2) Reframe Your Stress Response: Physiologically, the response to stress and excitement are very similar. They differ in two key ways – in excitement the heart profile is healthier and the learning centers of the brain are on high alert. That’s why Dr. McGonigal suggests we make stress our friend.
Every human being has 7 uncontrollable, unconscious micro expressions their face makes as an automatic response to certain emotional states. In fact, they happen before we are even consciously aware of the emotion we are experiencing. One such expression is fear. When we are afraid our eyes and mouth open wide and we take in a sudden breath. Why? Because our brain is preparing our body to see as much as possible and take in extra oxygen as it prepares for fight or flight. That is, our brain’s response to the negative experience benefits us.

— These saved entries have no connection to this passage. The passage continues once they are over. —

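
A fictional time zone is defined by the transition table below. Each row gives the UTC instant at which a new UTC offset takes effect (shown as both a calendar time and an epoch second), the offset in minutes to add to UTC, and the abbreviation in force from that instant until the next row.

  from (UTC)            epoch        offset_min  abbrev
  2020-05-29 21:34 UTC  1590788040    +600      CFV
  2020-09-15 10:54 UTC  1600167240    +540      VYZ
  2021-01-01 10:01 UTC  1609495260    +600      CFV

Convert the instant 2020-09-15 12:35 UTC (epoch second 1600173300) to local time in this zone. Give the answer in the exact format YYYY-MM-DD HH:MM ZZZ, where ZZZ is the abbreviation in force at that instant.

2020-09-15 21:35 VYZ

Query: 2020-09-15 12:35 UTC
Rule 2/3 (VYZ, +09:00): 2020-09-15 10:54 UTC ≤ query < 2021-01-01 10:01 UTC
12·60 + 35 + 540 = 1295 min
1295 = 0·1440 + 1295; 1295 = 21·60 + 35 → 21:35, same day
→ 2020-09-15 21:35 VYZ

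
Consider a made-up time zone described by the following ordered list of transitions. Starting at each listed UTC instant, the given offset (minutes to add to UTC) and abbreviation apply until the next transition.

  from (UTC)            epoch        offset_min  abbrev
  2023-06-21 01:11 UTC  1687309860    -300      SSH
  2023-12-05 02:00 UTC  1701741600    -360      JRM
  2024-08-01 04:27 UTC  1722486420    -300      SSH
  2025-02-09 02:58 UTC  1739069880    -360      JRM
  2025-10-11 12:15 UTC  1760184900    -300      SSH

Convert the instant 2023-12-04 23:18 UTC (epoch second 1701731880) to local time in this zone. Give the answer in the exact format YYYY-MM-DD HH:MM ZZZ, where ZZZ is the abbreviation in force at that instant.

2023-12-04 18:18 SSH

Query: 2023-12-04 23:18 UTC
Rule 1/5 (SSH, -05:00): 2023-06-21 01:11 UTC ≤ query < 2023-12-05 02:00 UTC
23·60 + 18 - 300 = 1098 min
1098 = 0·1440 + 1098; 1098 = 18·60 + 18 → 18:18, same day
→ 2023-12-04 18:18 SSH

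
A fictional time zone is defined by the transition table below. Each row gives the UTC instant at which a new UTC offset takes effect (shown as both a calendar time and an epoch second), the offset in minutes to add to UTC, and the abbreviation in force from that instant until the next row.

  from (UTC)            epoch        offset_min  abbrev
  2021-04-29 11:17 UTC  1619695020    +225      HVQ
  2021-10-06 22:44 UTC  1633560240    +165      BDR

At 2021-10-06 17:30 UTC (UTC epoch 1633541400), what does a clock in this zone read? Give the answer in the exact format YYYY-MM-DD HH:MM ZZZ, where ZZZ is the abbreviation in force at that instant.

2021-10-06 21:15 HVQ

Query: 2021-10-06 17:30 UTC
Rule 1/2 (HVQ, +03:45): 2021-04-29 11:17 UTC ≤ query < 2021-10-06 22:44 UTC
17·60 + 30 + 225 = 1275 min
1275 = 0·1440 + 1275; 1275 = 21·60 + 15 → 21:15, same day
→ 2021-10-06 21:15 HVQ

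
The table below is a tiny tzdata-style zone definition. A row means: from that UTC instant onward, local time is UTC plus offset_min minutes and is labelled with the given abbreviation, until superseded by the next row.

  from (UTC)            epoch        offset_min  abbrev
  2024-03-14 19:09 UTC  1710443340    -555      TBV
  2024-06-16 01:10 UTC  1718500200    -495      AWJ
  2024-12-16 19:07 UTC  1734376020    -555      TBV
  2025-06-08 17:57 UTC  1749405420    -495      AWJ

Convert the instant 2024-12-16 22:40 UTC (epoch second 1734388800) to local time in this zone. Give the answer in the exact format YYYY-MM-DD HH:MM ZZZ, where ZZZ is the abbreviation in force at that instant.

Query: 2024-12-16 22:40 UTC
Rule 3/4 (TBV, -09:15): 2024-12-16 19:07 UTC ≤ query < 2025-06-08 17:57 UTC
22·60 + 40 - 555 = 805 min
805 = 0·1440 + 805; 805 = 13·60 + 25 → 13:25, same day
→ 2024-12-16 13:25 TBV

2024-12-16 13:25 TBV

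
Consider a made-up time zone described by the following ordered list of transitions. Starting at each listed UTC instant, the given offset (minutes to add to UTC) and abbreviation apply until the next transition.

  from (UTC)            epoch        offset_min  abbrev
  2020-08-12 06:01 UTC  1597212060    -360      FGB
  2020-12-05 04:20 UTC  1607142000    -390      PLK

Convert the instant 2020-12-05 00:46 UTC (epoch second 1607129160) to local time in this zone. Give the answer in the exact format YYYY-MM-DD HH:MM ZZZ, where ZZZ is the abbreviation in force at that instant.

Query: 2020-12-05 00:46 UTC
Rule 1/2 (FGB, -06:00): 2020-08-12 06:01 UTC ≤ query < 2020-12-05 04:20 UTC
0·60 + 46 - 360 = -314 min
-314 = -1·1440 + 1126; 1126 = 18·60 + 46 → 18:46, 2020-12-05 - 1 day = 2020-12-04
→ 2020-12-04 18:46 FGB

2020-12-04 18:46 FGB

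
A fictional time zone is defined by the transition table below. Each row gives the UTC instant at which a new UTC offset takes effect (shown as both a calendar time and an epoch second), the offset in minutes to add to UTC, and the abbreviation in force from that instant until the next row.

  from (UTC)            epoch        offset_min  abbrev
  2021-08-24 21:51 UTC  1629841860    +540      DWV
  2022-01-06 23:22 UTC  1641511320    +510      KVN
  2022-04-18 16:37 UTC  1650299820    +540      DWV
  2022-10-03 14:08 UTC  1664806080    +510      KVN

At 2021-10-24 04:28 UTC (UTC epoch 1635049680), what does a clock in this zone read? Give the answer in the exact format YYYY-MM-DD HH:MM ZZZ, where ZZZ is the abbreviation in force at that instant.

2021-10-24 13:28 DWV

Query: 2021-10-24 04:28 UTC
Rule 1/4 (DWV, +09:00): 2021-08-24 21:51 UTC ≤ query < 2022-01-06 23:22 UTC
4·60 + 28 + 540 = 808 min
808 = 0·1440 + 808; 808 = 13·60 + 28 → 13:28, same day
→ 2021-10-24 13:28 DWV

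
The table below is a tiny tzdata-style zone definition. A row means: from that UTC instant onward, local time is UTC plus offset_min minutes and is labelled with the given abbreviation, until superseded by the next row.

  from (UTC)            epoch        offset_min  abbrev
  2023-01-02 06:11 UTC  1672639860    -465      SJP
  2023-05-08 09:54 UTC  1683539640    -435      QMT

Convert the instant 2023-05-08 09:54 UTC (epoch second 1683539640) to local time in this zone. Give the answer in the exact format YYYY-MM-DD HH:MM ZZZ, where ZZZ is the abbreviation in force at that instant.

2023-05-08 02:39 QMT

Query: 2023-05-08 09:54 UTC
Rule 2/2 (QMT, -07:15): 2023-05-08 09:54 UTC ≤ query < +∞
9·60 + 54 - 435 = 159 min
159 = 0·1440 + 159; 159 = 2·60 + 39 → 02:39, same day
→ 2023-05-08 02:39 QMT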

What if we could train our conscious mind to think of all stress this way? We can!
The next time you feel stressed or something bad happens to you first, notice it’s happening. Second, identify what is happening (increased heart rate, sweating, feeling hot….whatever it might be). Finally, think about how these things might be benefiting you. For example, you might think of your increased heart rate as sending more blood to your brain so you can think about your presentation more clearly. It’s the subtle difference between thinking of stress as suffering versus thinking of it as information.
Want a more intensive, evidence based training on reframing stress? Check out this free “ReThink Stress” intervention program out of Stanford University.
Neither of these Jedi mind tricks will come easy or quick. “Practice you must, master you will,” says Yoda. With time they will become more natural and automatic, however, and the results will quite literally change how your brain and body experience stress. And heck, they may save your life. You’re welcome.
What stresses you out and how will you reframe it?